Object detection using the Polygon Tool

Hi there!

I’m a little unclear as to what the Polygon tool is for when labelling data. I have images of a soccer field and I’m labelling the soccer ball and the soccer net as shown below. I have used the box tool for the ball and the polygon tool for the net. I export the data as Yolov8. However two things I’m noticing are, when I go to train the model on task=detect I get the following warning/message letting me know the below message.

Secondly and more important, the reason I’m bringing this up is because I noticed something odd with the results and I think it is with the way I am labelling. When a ball is alone in an image without any net visible, the model is able to detect the ball fine, but when the ball and net are visible the model always detects the ball as a huge rectangle as shown in the image below.

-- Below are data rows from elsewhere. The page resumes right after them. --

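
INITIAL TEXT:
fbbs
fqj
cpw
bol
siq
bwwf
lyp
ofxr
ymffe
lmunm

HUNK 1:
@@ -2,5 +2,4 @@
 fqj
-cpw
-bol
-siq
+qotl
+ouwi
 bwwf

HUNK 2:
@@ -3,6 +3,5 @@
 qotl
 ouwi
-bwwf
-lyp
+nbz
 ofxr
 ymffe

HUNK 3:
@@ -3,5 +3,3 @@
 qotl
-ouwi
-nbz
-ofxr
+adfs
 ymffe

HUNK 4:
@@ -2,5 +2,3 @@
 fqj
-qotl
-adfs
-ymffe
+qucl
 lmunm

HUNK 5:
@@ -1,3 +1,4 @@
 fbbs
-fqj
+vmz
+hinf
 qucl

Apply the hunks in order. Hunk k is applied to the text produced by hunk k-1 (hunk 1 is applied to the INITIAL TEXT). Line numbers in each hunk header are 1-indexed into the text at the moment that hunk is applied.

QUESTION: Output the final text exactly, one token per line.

Answer: fbbs
vmz
hinf
qucl
lmunm

Derivation:
Hunk 1: at line 2 remove [cpw,bol,siq] add [qotl,ouwi] -> 9 lines: fbbs fqj qotl ouwi bwwf lyp ofxr ymffe lmunm
Hunk 2: at line 3 remove [bwwf,lyp] add [nbz] -> 8 lines: fbbs fqj qotl ouwi nbz ofxr ymffe lmunm
Hunk 3: at line 3 remove [ouwi,nbz,ofxr] add [adfs] -> 6 lines: fbbs fqj qotl adfs ymffe lmunm
Hunk 4: at line 2 remove [qotl,adfs,ymffe] add [qucl] -> 4 lines: fbbs fqj qucl lmunm
Hunk 5: at line 1 remove [fqj] add [vmz,hinf] -> 5 lines: fbbs vmz hinf qucl lmunm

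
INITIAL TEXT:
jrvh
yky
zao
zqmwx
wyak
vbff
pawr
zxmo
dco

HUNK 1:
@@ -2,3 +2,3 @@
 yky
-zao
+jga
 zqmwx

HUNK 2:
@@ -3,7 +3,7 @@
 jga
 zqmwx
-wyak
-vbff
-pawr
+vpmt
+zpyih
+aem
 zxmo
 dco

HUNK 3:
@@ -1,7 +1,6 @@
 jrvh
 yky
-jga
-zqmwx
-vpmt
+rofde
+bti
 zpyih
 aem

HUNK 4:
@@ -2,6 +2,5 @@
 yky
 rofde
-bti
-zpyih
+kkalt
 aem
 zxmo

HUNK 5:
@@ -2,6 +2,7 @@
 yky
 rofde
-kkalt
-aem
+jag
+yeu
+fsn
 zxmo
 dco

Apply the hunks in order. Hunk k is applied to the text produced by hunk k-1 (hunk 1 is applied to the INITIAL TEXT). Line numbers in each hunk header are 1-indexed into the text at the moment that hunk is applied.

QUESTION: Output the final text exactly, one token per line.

Answer: jrvh
yky
rofde
jag
yeu
fsn
zxmo
dco

Derivation:
Hunk 1: at line 2 remove [zao] add [jga] -> 9 lines: jrvh yky jga zqmwx wyak vbff pawr zxmo dco
Hunk 2: at line 3 remove [wyak,vbff,pawr] add [vpmt,zpyih,aem] -> 9 lines: jrvh yky jga zqmwx vpmt zpyih aem zxmo dco
Hunk 3: at line 1 remove [jga,zqmwx,vpmt] add [rofde,bti] -> 8 lines: jrvh yky rofde bti zpyih aem zxmo dco
Hunk 4: at line 2 remove [bti,zpyih] add [kkalt] -> 7 lines: jrvh yky rofde kkalt aem zxmo dco
Hunk 5: at line 2 remove [kkalt,aem] add [jag,yeu,fsn] -> 8 lines: jrvh yky rofde jag yeu fsn zxmo dco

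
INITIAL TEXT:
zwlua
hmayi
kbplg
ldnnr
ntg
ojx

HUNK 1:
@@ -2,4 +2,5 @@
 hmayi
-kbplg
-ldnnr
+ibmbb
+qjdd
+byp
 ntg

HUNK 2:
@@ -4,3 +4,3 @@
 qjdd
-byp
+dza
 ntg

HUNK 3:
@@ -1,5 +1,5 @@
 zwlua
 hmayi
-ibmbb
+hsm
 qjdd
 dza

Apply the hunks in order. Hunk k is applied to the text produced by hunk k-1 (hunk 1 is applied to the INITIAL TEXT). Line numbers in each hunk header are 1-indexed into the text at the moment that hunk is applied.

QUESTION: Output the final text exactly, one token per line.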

Any help at all would be very much appreciated! Thank you in advance :slight_smile:

Message I get:

WARNING ⚠️ Box and segment counts should be equal, but got len(segments) = 2571, len(boxes) = 2903. To resolve this only boxes will be used and all segments will be removed. To avoid this please supply either a detect or segment dataset, not a detect-segment mixed dataset.

How I am labelling:

Result when the ball and net are both in the image:

Hi @Noor_Hashem!
The polygon tool is to provide pixel-level precision for your annotations, allowing you to tightly outline irregularly shaped objects like buildings, animals, or fracture lines. I can confirm that YOLOv8 format maintains the polygon annotations.

I apologize, since you’re training locally I’m unable to conduct the deep dive necessary to help you pinpoint the issue with your models detections.

I noticed the two camera angles are different in your provided images. Out of curiosity, what does the split between the two angles look like in your training data?